一天后我回了电话,说星期五我们坐火车来,估计得星期天中午才到(这时间是胡老师说给我听的,我哪里知道要坐多久,就算前世坐过也搞不懂现在的火车速度是多少,该坐多少次车之类)。
吴燕儿没有什么漂亮点的衣服,我也没有,但我不太在意,女孩就不同了,一直在说她没有好衣服穿去上海。我决定取点钱采购一点,后来胡老师说,在这别买了,将就一下吧,去了上海再买。于是衣服算是没买成。
星期五一大早,胡老师,我,吴燕儿在校长亲自相送下,坐上了县委的小吉普车,朝离县城有10多公里外的火车站走了。这车是校长给“请”来送我们的,说是我校从创办以来都没有出过一个少年作家(不知道成年作家有没有过,我也不清楚),这是扬名的大事,一定要风光一点出门,这样,我们就享受了县长级待遇了。
车开到火车站,帮我们把行李拿下车后就开走了,我们找个地方坐下来,胡老师就去买票,我和吴燕儿没事做也不说话,四处打量着这车站的新鲜来。
我猜想着火车与前世所见的不同来,也许是黄色的?也许是绿色的罢?或者是白色红色相间的也说不定,脑中飞快的回忆起记忆中的火车车厢的样子,估计着它。
吴燕儿眼望着四周,嘴里说着这车站真大之类的话,她没到过大车站,自然对这Y站有着慕名的感慨,真是大呀,宽敞的候车室里有着几百个候车位置,放眼望去,空前就是站台,里面排得整齐的轨道共有八列,一列货车正停靠在站上,不时传来气笛声,象是提醒站上快放行,也象是吼几声,表示心中的欢喜,更多是向我们这些没见过它威风样子的人的一个示威。
无聊马上袭来,短暂的新鲜不能维护多久的,吴燕儿也感觉没劲了,找我说着话,更多是乱扯一些没营养的话来打发时间。胡老师还在排队买票,这站也真是的,这么多人要坐车,可只开一个窗口买票,真是缺德。
票买来了,我们都整理着行李,时间也差不多要到点了,坐这趟车的人不多。检票口三三两两地排着几个背着行李包的人。我们也挨上前去排队,静等检票员的到来。
终于上车来了,吴燕儿又恢复了活泼与可爱,又是看又是问的,车上人本来不多,她快活得象只小燕子,飞这飞那的,让我也想跟着飞来飞去。
火车的启动让她掉下坐位来,这下她老实了不少,哈哈,胡老师笑着指她到自己旁边来,摸摸她的手,问摔着哪里没?

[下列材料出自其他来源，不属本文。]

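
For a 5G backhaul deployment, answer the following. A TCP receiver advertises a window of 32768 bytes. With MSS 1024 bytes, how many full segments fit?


Given: RWND = 32768 bytes, MSS = 1024 bytes
Full segments = floor(RWND / MSS)
Full segments = floor(32768 / 1024)
Full segments = floor(32.0) = 32

32


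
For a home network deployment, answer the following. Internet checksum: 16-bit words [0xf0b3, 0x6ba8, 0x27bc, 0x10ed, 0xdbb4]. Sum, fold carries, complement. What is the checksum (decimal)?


Given words: [0xf0b3, 0x6ba8, 0x27bc, 0x10ed, 0xdbb4]
Step 1: Sum all words
Raw sum = 61619 + 27560 + 10172 + 4333 + 56244 = 159928
Step 2: Fold carry: (28856 + 2) = 28858
One's complement = ~28858 & 0xFFFF = 36677

36677


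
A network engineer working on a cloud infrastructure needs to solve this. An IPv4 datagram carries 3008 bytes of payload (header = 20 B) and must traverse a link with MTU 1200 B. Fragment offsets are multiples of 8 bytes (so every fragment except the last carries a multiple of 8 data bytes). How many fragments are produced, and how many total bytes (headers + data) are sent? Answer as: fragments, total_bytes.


Max data per non-final fragment = floor((MTU - header)/8)*8 = floor((1200 - 20)/8)*8 = floor(1180/8)*8 = 1176 B
Final fragment needs no 8-byte alignment: it can carry up to MTU - header = 1180 B
Non-final fragments needed = ceil((payload - 1180) / 1176) = ceil(1828/1176) = ceil(1.5544) = 2
Number of fragments = 2 + 1 = 3
Fragment sizes (data): 2 * 1176 B + 656 B (last, 656 <= 1180 OK)
Total bytes sent = payload + n_frags * header = 3008 + 3*20 = 3008 + 60 = 3068 B

3, 3068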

“没事,只是滚下来,没伤着!”很轻松的说出来,看来没事。
一路上好象没有什么新鲜的,这乡村的路边,到处可见农舍农田农家妹妹什么的,都与我生活的地方没什么区别么,我看得都睡着了。
醒过来后,发现胡老师也在打盹,我于是坐着照看行李,心想千万别象我印象中的小偷特多,拿走了我们的东西那可不妙。吴燕儿还是没睡,不过坐着也没刚才的活泼劲了,我找点话题与她轻声聊着,不久就又引进了她写的小说里面去了。
这小说我改了半个月,够累人的了,不过比起上次那本却是好上不止几倍,总体感觉燕儿成长够劲。边谈小说边猜测着杂志社的人见我们会怎么样,会去哪里玩,能不能看上大轮船之类的,总之,想到哪里就说到哪里。
一路之上就这么混过来了,星期日的下午2点左右,火车终于到了上海,出了火车站,只见站吧边有两个人手拉长长的条幅,上面写着陈力、吴燕儿两个名字,我知道这是杂志社的人在接我们。快步朝他们走去。
“欢迎你,陈力!”王编辑见到我走过来,伸出了他的大手来握。我跟他握过之后,他接着介绍另一个人,说是单位的小张,我只得叫张叔叔。
“这是吴燕儿,这是我们老师胡老师。”我介绍着刚走过来的老师与同学。逐一握手后上了杂志社的车。
车子没有直接去杂志社,而是开进了一个不太大的旅社,东走西跑的,位置也看不出来就进了旅社了。王编辑说先休息一天,明天再开始活动,一路上坐车太辛苦之类的,把我们带进了早就安排好的房间里。一共是一套大房间,里面有三个小间,套房,不错的,四处打量,还有卫生间、用餐室等小间。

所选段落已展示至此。